As I pushed him across the livingroom, he jigged and yapped like a happy gibbon, his eyes madder than an amphetamine-addled stunt motorcyclist's. Whenever I stopped, he made with the waterworks, wailing as if I'd dipped him in a vat of acid. He was hooked.

For what felt like hours, I shunted him around the house on the car, its speed and closeness to disaster correlating exactly with the level of his cackling. Eventually, I collapsed in a heap. Turbo was irate.

"Why don't you get off and push it yourself?" I beseeched him.

"Push it?" he said. "Why should I when all I have to do is burst into tears and you - gullible, malleable fool that you are - will put me back on and steer me around for as long as I stay quiet or your back holds out? You think I haven't worked that out? You are evidently stupider than I thought."

Obviously, being 13 months old, he didn't say that. But he was definitely thinking it.

Since then, I've caught him innumerable times climbing aboard, rocking back and forth maniacally and making odd revving noises through what I hope was his nose.

My heart, harder than diamonds at the best of times, melts into goo when I see him grinning cherubically at me from behind the wheel. And, whether my spine be creaking like an oak in a hurricane or not, we're off again.

By the way, the car has a mobile phone. What message does that send out? I must write a firm letter to the manufacturer. I've considered installing a hands-free kit, but what's the point?
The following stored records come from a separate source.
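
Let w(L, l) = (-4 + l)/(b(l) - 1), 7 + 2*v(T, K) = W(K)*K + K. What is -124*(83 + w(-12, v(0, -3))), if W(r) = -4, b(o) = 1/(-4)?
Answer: -52948/5 ≈ -10590.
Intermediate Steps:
b(o) = -¼
v(T, K) = -7/2 - 3*K/2 (v(T, K) = -7/2 + (-4*K + K)/2 = -7/2 + (-3*K)/2 = -7/2 - 3*K/2)
w(L, l) = 16/5 - 4*l/5 (w(L, l) = (-4 + l)/(-¼ - 1) = (-4 + l)/(-5/4) = (-4 + l)*(-⅘) = 16/5 - 4*l/5)
-124*(83 + w(-12, v(0, -3))) = -124*(83 + (16/5 - 4*(-7/2 - 3/2*(-3))/5)) = -124*(83 + (16/5 - 4*(-7/2 + 9/2)/5)) = -124*(83 + (16/5 - ⅘*1)) = -124*(83 + (16/5 - ⅘)) = -124*(83 + 12/5) = -124*427/5 = -52948/5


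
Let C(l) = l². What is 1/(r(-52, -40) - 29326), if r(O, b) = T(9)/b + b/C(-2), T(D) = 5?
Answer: -8/234689 ≈ -3.4088e-5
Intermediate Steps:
r(O, b) = 5/b + b/4 (r(O, b) = 5/b + b/((-2)²) = 5/b + b/4)
1/(r(-52, -40) - 29326) = 1/((5/(-40) + (¼)*(-40)) - 29326) = 1/((5*(-1/40) - 10) - 29326) = 1/((-⅛ - 10) - 29326) = 1/(-81/8 - 29326) = 1/(-234689/8) = -8/234689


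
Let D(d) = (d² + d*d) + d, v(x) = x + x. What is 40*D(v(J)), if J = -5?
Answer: 7600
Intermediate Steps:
v(x) = 2*x
D(d) = d + 2*d² (D(d) = (d² + d²) + d = 2*d² + d = d + 2*d²)
40*D(v(J)) = 40*((2*(-5))*(1 + 2*(2*(-5)))) = 40*(-10*(1 + 2*(-10))) = 40*(-10*(1 - 20)) = 40*(-10*(-19)) = 40*190 = 7600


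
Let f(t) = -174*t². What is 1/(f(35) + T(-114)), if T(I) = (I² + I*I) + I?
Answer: -1/187272 ≈ -5.3398e-6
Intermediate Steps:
T(I) = I + 2*I² (T(I) = (I² + I²) + I = 2*I² + I = I + 2*I²)
1/(f(35) + T(-114)) = 1/(-174*35² - 114*(1 + 2*(-114))) = 1/(-174*1225 - 114*(1 - 228)) = 1/(-213150 - 114*(-227)) = 1/(-213150 + 25878) = 1/(-187272) = -1/187272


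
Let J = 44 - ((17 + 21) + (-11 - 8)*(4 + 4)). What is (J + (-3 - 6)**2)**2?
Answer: 57121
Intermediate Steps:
J = 158 (J = 44 - (38 - 19*8) = 44 - (38 - 152) = 44 - 1*(-114) = 44 + 114 = 158)
(J + (-3 - 6)**2)**2 = (158 + (-3 - 6)**2)**2 = (158 + (-9)**2)**2 = (158 + 81)**2 = 239**2 = 57121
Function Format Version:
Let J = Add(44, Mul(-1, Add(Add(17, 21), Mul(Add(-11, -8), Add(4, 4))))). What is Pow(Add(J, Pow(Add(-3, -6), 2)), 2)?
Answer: 57121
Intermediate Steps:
J = 158 (J = Add(44, Mul(-1, Add(38, Mul(-19, 8)))) = Add(44, Mul(-1, Add(38, -152))) = Add(44, Mul(-1, -114)) = Add(44, 114) = 158)
Pow(Add(J, Pow(Add(-3, -6), 2)), 2) = Pow(Add(158, Pow(Add(-3, -6), 2)), 2) = Pow(Add(158, Pow(-9, 2)), 2) = Pow(Add(158, 81), 2) = Pow(239, 2) = 57121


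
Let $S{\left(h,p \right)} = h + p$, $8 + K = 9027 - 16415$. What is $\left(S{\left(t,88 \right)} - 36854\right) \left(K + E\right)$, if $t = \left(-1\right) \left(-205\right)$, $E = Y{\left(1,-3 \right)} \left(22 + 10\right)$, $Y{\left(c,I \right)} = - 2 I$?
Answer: $263385444$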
As far as he's concerned, everything to do with the car is hands-free. I push, he sits, the steering looks after itself.

Turbo is also obsessed with a little trolley that his older sister drags him around in as he sits beaming magnanimously at his peasant parents like the Queen of Sheba (Not having ever seen a photo of said regent, I am presuming for the sake of this analogy that she was the living spit of a two-foot long, bald and almost-toothless Irish manchild).
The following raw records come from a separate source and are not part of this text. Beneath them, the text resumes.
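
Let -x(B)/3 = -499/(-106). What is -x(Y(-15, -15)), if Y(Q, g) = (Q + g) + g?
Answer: 1497/106 ≈ 14.123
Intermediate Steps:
Y(Q, g) = Q + 2*g
x(B) = -1497/106 (x(B) = -(-1497)/(-106) = -(-1497)*(-1)/106 = -3*499/106 = -1497/106)
-x(Y(-15, -15)) = -1*(-1497/106) = 1497/106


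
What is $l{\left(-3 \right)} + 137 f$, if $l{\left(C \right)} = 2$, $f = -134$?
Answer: $-18356$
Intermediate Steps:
$l{\left(-3 \right)} + 137 f = 2 + 137 \left(-134\right) = 2 - 18358 = -18356$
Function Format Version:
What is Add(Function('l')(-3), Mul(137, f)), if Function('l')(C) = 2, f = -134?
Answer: -18356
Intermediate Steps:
Add(Function('l')(-3), Mul(137, f)) = Add(2, Mul(137, -134)) = Add(2, -18358) = -18356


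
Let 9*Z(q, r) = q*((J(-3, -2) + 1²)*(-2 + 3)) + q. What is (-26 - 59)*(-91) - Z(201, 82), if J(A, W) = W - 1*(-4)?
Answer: 22937/3 ≈ 7645.7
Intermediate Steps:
J(A, W) = 4 + W (J(A, W) = W + 4 = 4 + W)
Z(q, r) = 4*q/9 (Z(q, r) = (q*(((4 - 2) + 1²)*(-2 + 3)) + q)/9 = (q*((2 + 1)*1) + q)/9 = (q*(3*1) + q)/9 = (q*3 + q)/9 = (3*q + q)/9 = (4*q)/9 = 4*q/9)
(-26 - 59)*(-91) - Z(201, 82) = (-26 - 59)*(-91) - 4*201/9 = -85*(-91) - 1*268/3 = 7735 - 268/3 = 22937/3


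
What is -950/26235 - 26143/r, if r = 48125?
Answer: -13301461/22955625 ≈ -0.57944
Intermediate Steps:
-950/26235 - 26143/r = -950/26235 - 26143/48125 = -950*1/26235 - 26143*1/48125 = -190/5247 - 26143/48125 = -13301461/22955625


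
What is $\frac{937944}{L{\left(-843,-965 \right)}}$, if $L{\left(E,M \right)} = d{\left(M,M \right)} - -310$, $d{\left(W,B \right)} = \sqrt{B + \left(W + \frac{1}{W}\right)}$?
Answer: $\frac{280585947600}{94598951} - \frac{2813832 i \sqrt{199696135}}{94598951} \approx 2966.1 - 420.34 i$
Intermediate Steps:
$d{\left(W,B \right)} = \sqrt{B + W + \frac{1}{W}}$
$L{\left(E,M \right)} = 310 + \sqrt{\frac{1}{M} + 2 M}$ ($L{\left(E,M \right)} = \sqrt{M + M + \frac{1}{M}} - -310 = \sqrt{\frac{1}{M} + 2 M} + 310 = 310 + \sqrt{\frac{1}{M} + 2 M}$)
$\frac{937944}{L{\left(-843,-965 \right)}} = \frac{937944}{310 + \sqrt{\frac{1}{-965} + 2 \left(-965\right)}} = \frac{937944}{310 + \sqrt{- \frac{1}{965} - 1930}} = \frac{937944}{310 + \sqrt{- \frac{1862451}{965}}} = \frac{937944}{310 + \frac{3 i \sqrt{199696135}}{965}}$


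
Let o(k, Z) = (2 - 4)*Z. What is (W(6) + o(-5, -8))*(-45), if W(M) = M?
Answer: -990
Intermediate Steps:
o(k, Z) = -2*Z
(W(6) + o(-5, -8))*(-45) = (6 - 2*(-8))*(-45) = (6 + 16)*(-45) = 22*(-45) = -990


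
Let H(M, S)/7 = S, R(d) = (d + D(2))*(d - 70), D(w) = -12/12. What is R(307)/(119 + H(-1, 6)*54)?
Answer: 72522/2387 ≈ 30.382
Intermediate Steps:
D(w) = -1 (D(w) = -12*1/12 = -1)
R(d) = (-1 + d)*(-70 + d) (R(d) = (d - 1)*(d - 70) = (-1 + d)*(-70 + d))
H(M, S) = 7*S
R(307)/(119 + H(-1, 6)*54) = (70 + 307² - 71*307)/(119 + (7*6)*54) = (70 + 94249 - 21797)/(119 + 42*54) = 72522/(119 + 2268) = 72522/2387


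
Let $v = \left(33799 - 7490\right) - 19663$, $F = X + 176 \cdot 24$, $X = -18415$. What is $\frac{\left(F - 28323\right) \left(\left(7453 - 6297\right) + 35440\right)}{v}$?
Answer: $- \frac{777921172}{3323} \approx -2.341 \cdot 10^{5}$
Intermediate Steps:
$F = -14191$ ($F = -18415 + 176 \cdot 24 = -18415 + 4224 = -14191$)
$v = 6646$ ($v = 26309 - 19663 = 6646$)
$\frac{\left(F - 28323\right) \left(\left(7453 - 6297\right) + 35440\right)}{v} = \frac{\left(-14191 - 28323\right) \left(\left(7453 - 6297\right) + 35440\right)}{6646} = - 42514 \left(\left(7453 - 6297\right) + 35440\right) \frac{1}{6646} = - 42514 \left(1156 + 35440\right) \frac{1}{6646} = \left(-42514\right) 36596 \cdot \frac{1}{6646} = \left(-1555842344\right) \frac{1}{6646} = - \frac{777921172}{3323}$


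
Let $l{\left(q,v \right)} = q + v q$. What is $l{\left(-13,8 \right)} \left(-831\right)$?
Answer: $97227$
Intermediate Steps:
$l{\left(q,v \right)} = q + q v$
$l{\left(-13,8 \right)} \left(-831\right) = - 13 \left(1 + 8\right) \left(-831\right) = \left(-13\right) 9 \left(-831\right) = \left(-117\right) \left(-831\right) = 97227$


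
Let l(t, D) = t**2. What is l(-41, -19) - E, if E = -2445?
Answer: 4126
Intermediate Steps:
l(-41, -19) - E = (-41)**2 - 1*(-2445) = 1681 + 2445 = 4126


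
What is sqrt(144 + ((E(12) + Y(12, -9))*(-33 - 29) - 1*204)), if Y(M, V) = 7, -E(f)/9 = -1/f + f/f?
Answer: sqrt(70)/2 ≈ 4.1833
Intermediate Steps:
E(f) = -9 + 9/f (E(f) = -9*(-1/f + f/f) = -9*(-1/f + 1) = -9*(1 - 1/f) = -9 + 9/f)
sqrt(144 + ((E(12) + Y(12, -9))*(-33 - 29) - 1*204)) = sqrt(144 + (((-9 + 9/12) + 7)*(-33 - 29) - 1*204)) = sqrt(144 + (((-9 + 9*(1/12)) + 7)*(-62) - 204)) = sqrt(144 + (((-9 + 3/4) + 7)*(-62) - 204)) = sqrt(144 + ((-33/4 + 7)*(-62) - 204)) = sqrt(144 + (-5/4*(-62) - 204)) = sqrt(144 + (155/2 - 204)) = sqrt(144 - 253/2) = sqrt(35/2) = sqrt(70)/2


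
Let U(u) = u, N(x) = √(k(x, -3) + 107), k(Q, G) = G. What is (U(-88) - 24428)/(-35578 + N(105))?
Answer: 218057562/316448495 + 12258*√26/316448495 ≈ 0.68927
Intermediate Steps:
N(x) = 2*√26 (N(x) = √(-3 + 107) = √104 = 2*√26)
(U(-88) - 24428)/(-35578 + N(105)) = (-88 - 24428)/(-35578 + 2*√26) = -24516/(-35578 + 2*√26)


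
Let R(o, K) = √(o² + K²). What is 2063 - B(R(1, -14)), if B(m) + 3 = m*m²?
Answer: 2066 - 197*√197 ≈ -699.03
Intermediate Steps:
R(o, K) = √(K² + o²)
B(m) = -3 + m³ (B(m) = -3 + m*m² = -3 + m³)
2063 - B(R(1, -14)) = 2063 - (-3 + (√((-14)² + 1²))³) = 2063 - (-3 + (√(196 + 1))³) = 2063 - (-3 + (√197)³) = 2063 - (-3 + 197*√197) = 2063 + (3 - 197*√197) = 2066 - 197*√197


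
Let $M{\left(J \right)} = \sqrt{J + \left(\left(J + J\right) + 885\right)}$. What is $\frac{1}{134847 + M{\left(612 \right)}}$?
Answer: $\frac{44949}{6061236896} - \frac{\sqrt{2721}}{18183710688} \approx 7.4129 \cdot 10^{-6}$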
His sister is very careful. She only crashes him into things when she thinks we're not watching. I can only assume it's so as not to upset us. How considerate of her.

Finally, one of the few perks of my job is that I occasionally get to drive other people's fancy cars. I once took one home and decided, for the laugh, to pop Turbo in the driver's seat as it sat parked outside.

Bad move. He refused to get out. He threatened to scream until he puked whenever I tried to prise him from the steering wheel.

I was in a quandary. How would I explain to the car's owners why the dashboard was covered in babysick? I would've had to pretend it was mine. I couldn't face living with that shame? I've a reputation to protect, don't you know.

So I called the fire brigade and bribed them to slice the roof off and haul my kicking and screaming son out with grappling hooks.

Cost me the guts of €30,000 to fix the car, but I don't mind. I'll just deduct it from his inheritance.